Una delle particolarità della filosofia di Vionnet fu quella di utilizzare un manichino per la realizzazione dei vestiti e solo in seguito creare uno schizzo dell’abito. In questo modo e lavorando in maniera privata in una stanza separata, riusciva a creare abiti che si adattassero perfettamente al corpo, lasciandolo libero di muoversi e creando anche una sfarzosità minimal che viene ricercata anche al giorno d’oggi.

Madeleine Vionnet al lavoro sul suo manichino

Famosissime furono le realizzazioni delle sue rose, realizzate utilizzando precisione e ripetizione, in maniera meccanica, per renderle tutte uguali e il più possibile verosimili ai fiori.

Madeleine Vionnet, cappa da sera con rose, 1921 Parigi, Les Arts Décoratifs, Musée de la Mode et du Textile, collezione UFAC. La fotografia si trova in uno degli album di copyright della Maison Vionnet

Negli anni ’30 il metodo Vionnet divenne famoso anche oltreoceano, dove venne valorizzato dalle dive Hollywoodiane che indossavano ora abiti a sirena realizzati proprio attraverso il taglio in sbieco. Questo modello classico serviva a far emergere tutta la potenza seduttrice del corpo della diva rendendo però facile la recitazione.
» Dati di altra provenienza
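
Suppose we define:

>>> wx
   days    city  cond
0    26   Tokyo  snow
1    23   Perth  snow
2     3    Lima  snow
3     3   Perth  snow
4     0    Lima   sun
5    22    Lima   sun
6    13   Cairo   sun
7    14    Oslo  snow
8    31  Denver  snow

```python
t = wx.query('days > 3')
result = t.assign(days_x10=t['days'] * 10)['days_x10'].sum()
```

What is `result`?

1290

filter rows where days > 3:
   days    city  cond
0    26   Tokyo  snow
1    23   Perth  snow
5    22    Lima   sun
6    13   Cairo   sun
7    14    Oslo  snow
8    31  Denver  snow
add column days_x10 = t['days'] * 10:
   days    city  cond  days_x10
0    26   Tokyo  snow       260
1    23   Perth  snow       230
5    22    Lima   sun       220
6    13   Cairo   sun       130
7    14    Oslo  snow       140
8    31  Denver  snow       310
So sum() = 1290.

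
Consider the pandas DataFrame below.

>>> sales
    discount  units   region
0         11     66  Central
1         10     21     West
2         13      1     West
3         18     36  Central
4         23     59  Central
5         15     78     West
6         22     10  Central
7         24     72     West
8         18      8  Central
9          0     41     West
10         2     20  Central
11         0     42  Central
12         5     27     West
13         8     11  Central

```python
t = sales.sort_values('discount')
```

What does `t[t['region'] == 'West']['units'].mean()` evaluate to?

40.0

sort by discount:
    discount  units   region
9          0     41     West
11         0     42  Central
10         2     20  Central
12         5     27     West
13         8     11  Central
1         10     21     West
0         11     66  Central
2         13      1     West
5         15     78     West
3         18     36  Central
8         18      8  Central
6         22     10  Central
4         23     59  Central
7         24     72     West
filter rows where region == 'West':
    discount  units region
9          0     41   West
12         5     27   West
1         10     21   West
2         13      1   West
5         15     78   West
7         24     72   West
Finally, mean of column 'units' = 40.0.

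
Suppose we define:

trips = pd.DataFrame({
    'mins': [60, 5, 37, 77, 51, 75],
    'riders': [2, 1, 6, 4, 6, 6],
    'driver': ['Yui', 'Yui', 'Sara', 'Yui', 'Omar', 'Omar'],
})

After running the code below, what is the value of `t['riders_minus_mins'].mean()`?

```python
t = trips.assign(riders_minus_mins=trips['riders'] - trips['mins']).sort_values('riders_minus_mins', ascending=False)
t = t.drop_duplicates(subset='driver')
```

add column riders_minus_mins = trips['riders'] - trips['mins']:
   mins  riders driver  riders_minus_mins
0    60       2    Yui                -58
1     5       1    Yui                 -4
2    37       6   Sara                -31
3    77       4    Yui                -73
4    51       6   Omar                -45
5    75       6   Omar                -69
sort by riders_minus_mins descending:
   mins  riders driver  riders_minus_mins
1     5       1    Yui                 -4
2    37       6   Sara                -31
4    51       6   Omar                -45
0    60       2    Yui                -58
5    75       6   Omar                -69
3    77       4    Yui                -73
drop duplicate driver (keep=first):
   mins  riders driver  riders_minus_mins
1     5       1    Yui                 -4
2    37       6   Sara                -31
4    51       6   Omar                -45
Then the mean of column 'riders_minus_mins': -26.6666666667

-26.6666666667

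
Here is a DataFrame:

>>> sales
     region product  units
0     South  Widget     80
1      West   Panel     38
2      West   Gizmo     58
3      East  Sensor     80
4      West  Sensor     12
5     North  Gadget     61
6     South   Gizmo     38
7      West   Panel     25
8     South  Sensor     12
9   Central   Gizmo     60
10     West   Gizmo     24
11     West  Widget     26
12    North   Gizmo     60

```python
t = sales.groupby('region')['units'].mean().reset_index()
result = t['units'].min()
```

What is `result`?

30.5

group by region, mean of units:
region
Central    60.000000
East       80.000000
North      60.500000
South      43.333333
West       30.500000
Name: units, dtype: float64
reset_index():
    region      units
0  Central  60.000000
1     East  80.000000
2    North  60.500000
3    South  43.333333
4     West  30.500000
Hence 30.5.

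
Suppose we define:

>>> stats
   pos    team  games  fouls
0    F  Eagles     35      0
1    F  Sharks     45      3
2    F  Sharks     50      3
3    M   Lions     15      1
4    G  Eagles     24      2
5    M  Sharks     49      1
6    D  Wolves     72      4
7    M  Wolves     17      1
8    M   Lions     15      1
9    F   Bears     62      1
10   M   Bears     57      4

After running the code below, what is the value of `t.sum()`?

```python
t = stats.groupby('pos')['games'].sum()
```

group by pos, sum of games:
pos
D     72
F    192
G     24
M    153
Name: games, dtype: int64
Hence 441.

441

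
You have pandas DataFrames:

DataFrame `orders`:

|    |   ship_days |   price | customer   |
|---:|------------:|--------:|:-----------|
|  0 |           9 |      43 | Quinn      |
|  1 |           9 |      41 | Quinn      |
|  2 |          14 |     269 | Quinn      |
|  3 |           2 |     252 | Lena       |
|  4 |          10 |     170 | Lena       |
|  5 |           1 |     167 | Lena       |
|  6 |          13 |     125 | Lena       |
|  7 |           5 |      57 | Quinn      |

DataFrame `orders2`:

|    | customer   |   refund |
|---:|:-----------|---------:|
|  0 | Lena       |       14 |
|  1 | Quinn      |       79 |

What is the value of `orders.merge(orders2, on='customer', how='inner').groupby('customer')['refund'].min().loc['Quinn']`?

79

merge on 'customer' (how='inner') → 8 rows:
   ship_days  price customer  refund
0          9     43    Quinn      79
1          9     41    Quinn      79
2         14    269    Quinn      79
3          2    252     Lena      14
4         10    170     Lena      14
5          1    167     Lena      14
6         13    125     Lena      14
7          5     57    Quinn      79
group by customer, min of refund:
customer
Lena     14
Quinn    79
Name: refund, dtype: int64
Finally, value at index 'Quinn' = 79.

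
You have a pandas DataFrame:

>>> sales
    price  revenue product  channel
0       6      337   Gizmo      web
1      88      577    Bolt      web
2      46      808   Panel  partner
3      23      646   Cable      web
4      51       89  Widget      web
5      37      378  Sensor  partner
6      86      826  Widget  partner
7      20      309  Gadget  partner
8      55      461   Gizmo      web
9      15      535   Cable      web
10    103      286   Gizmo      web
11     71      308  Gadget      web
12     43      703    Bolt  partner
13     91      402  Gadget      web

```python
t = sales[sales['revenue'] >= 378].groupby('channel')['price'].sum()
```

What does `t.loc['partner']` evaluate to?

filter rows where revenue >= 378:
    price  revenue product  channel
1      88      577    Bolt      web
2      46      808   Panel  partner
3      23      646   Cable      web
5      37      378  Sensor  partner
6      86      826  Widget  partner
8      55      461   Gizmo      web
9      15      535   Cable      web
12     43      703    Bolt  partner
13     91      402  Gadget      web
group by channel, sum of price:
channel
partner    212
web        272
Name: price, dtype: int64
Then the value at index 'partner': 212

212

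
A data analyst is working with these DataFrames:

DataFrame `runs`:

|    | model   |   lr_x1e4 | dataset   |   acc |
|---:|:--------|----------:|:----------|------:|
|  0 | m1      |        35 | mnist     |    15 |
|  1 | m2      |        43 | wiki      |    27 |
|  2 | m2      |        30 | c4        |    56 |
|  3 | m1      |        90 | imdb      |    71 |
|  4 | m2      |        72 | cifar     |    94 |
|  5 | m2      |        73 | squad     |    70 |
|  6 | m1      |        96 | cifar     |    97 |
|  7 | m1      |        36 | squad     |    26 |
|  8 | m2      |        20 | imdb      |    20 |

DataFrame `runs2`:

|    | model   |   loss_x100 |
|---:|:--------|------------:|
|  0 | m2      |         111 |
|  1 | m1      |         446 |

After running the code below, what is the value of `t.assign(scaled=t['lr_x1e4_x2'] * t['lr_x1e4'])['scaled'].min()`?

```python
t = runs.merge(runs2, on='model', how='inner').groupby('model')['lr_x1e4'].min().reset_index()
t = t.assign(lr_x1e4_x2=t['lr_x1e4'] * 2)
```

800

merge on 'model' (how='inner') → 9 rows:
  model  lr_x1e4 dataset  acc  loss_x100
0    m1       35   mnist   15        446
1    m2       43    wiki   27        111
2    m2       30      c4   56        111
3    m1       90    imdb   71        446
4    m2       72   cifar   94        111
5    m2       73   squad   70        111
6    m1       96   cifar   97        446
7    m1       36   squad   26        446
8    m2       20    imdb   20        111
group by model, min of lr_x1e4:
model
m1    35
m2    20
Name: lr_x1e4, dtype: int64
reset_index():
  model  lr_x1e4
0    m1       35
1    m2       20
add column lr_x1e4_x2 = t['lr_x1e4'] * 2:
  model  lr_x1e4  lr_x1e4_x2
0    m1       35          70
1    m2       20          40
add column scaled = t['lr_x1e4_x2'] * t['lr_x1e4']:
  model  lr_x1e4  lr_x1e4_x2  scaled
0    m1       35          70    2450
1    m2       20          40     800
The min of column 'scaled' is 800.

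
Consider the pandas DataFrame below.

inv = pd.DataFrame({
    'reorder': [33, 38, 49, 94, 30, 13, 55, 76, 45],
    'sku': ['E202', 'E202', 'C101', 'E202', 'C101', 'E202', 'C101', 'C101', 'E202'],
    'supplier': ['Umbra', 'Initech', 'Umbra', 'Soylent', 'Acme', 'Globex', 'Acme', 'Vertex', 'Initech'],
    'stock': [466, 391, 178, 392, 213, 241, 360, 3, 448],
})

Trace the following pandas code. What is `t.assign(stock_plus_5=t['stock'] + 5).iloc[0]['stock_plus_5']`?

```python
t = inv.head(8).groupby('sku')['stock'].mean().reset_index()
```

193.5

take first 8 rows:
   reorder   sku supplier  stock
0       33  E202    Umbra    466
1       38  E202  Initech    391
2       49  C101    Umbra    178
3       94  E202  Soylent    392
4       30  C101     Acme    213
5       13  E202   Globex    241
6       55  C101     Acme    360
7       76  C101   Vertex      3
group by sku, mean of stock:
sku
C101    188.5
E202    372.5
Name: stock, dtype: float64
reset_index():
    sku  stock
0  C101  188.5
1  E202  372.5
add column stock_plus_5 = t['stock'] + 5:
    sku  stock  stock_plus_5
0  C101  188.5         193.5
1  E202  372.5         377.5
So iloc[0]['stock_plus_5'] = 193.5.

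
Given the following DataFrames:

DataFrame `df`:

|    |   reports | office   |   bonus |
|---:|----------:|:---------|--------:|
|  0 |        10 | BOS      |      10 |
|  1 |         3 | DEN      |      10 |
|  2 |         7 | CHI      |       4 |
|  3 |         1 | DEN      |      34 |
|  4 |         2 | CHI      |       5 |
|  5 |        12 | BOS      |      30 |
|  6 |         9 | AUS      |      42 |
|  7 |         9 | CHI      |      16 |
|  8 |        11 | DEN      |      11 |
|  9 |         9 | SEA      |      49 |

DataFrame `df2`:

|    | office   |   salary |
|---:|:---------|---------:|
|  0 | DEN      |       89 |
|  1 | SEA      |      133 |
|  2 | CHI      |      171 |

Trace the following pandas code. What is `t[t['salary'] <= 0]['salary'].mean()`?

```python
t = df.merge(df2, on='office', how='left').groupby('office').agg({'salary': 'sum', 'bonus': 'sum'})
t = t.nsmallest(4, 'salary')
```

merge on 'office' (how='left') → 10 rows:
   reports office  bonus  salary
0       10    BOS     10     NaN
1        3    DEN     10    89.0
2        7    CHI      4   171.0
3        1    DEN     34    89.0
4        2    CHI      5   171.0
5       12    BOS     30     NaN
6        9    AUS     42     NaN
7        9    CHI     16   171.0
8       11    DEN     11    89.0
9        9    SEA     49   133.0
group by office: sum(salary), sum(bonus):
        salary  bonus
office               
AUS        0.0     42
BOS        0.0     40
CHI      513.0     25
DEN      267.0     55
SEA      133.0     49
take 4 rows with smallest salary:
        salary  bonus
office               
AUS        0.0     42
BOS        0.0     40
SEA      133.0     49
DEN      267.0     55
filter rows where salary <= 0:
        salary  bonus
office               
AUS        0.0     42
BOS        0.0     40
So mean() = 0.0.

0.0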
Sempre negli stessi anni introdusse anche la gonna ampia, un nuovo modello che piacque moltissimo a Hollywood che la incorporò insieme allo sbieco e alla forma a sirena. I tessuti che vennero utilizzati erano estremamente delicati e decorativi. Il crêpe Rosalba di Bianchini-Férier, il crêpe Romain o quello broccato aux tonneaux di Ducherne divennero il simbolo della maison.

Madeleine Vionnet, abito da sera, estate 1938 New York, The Metropolitan Museum of Art. Il modello, di Crêpe di seta avorio, è ricamato ad applicazione di frange in tinta che formano un disegno a festoni

La popolarità di Vionnet rimane tale anche per la sua personalità vivace e distante dalla mentalità del tempo. Un’innovatrice a tutti gli effetti fu anche portavoce dello stare bene con sé stesse e andò contro le imposizioni dietetiche che ancora oggi son presenti.

Come disse in una celebre frase:

“In fondo, non ho avuto che una cosa da soddisfare nella mia vita, la mia indipendenza”.

Madeleine morì all’età di 99 anni e rimane un faro per la moda internazionale e una grandissima voce innovativa per la società.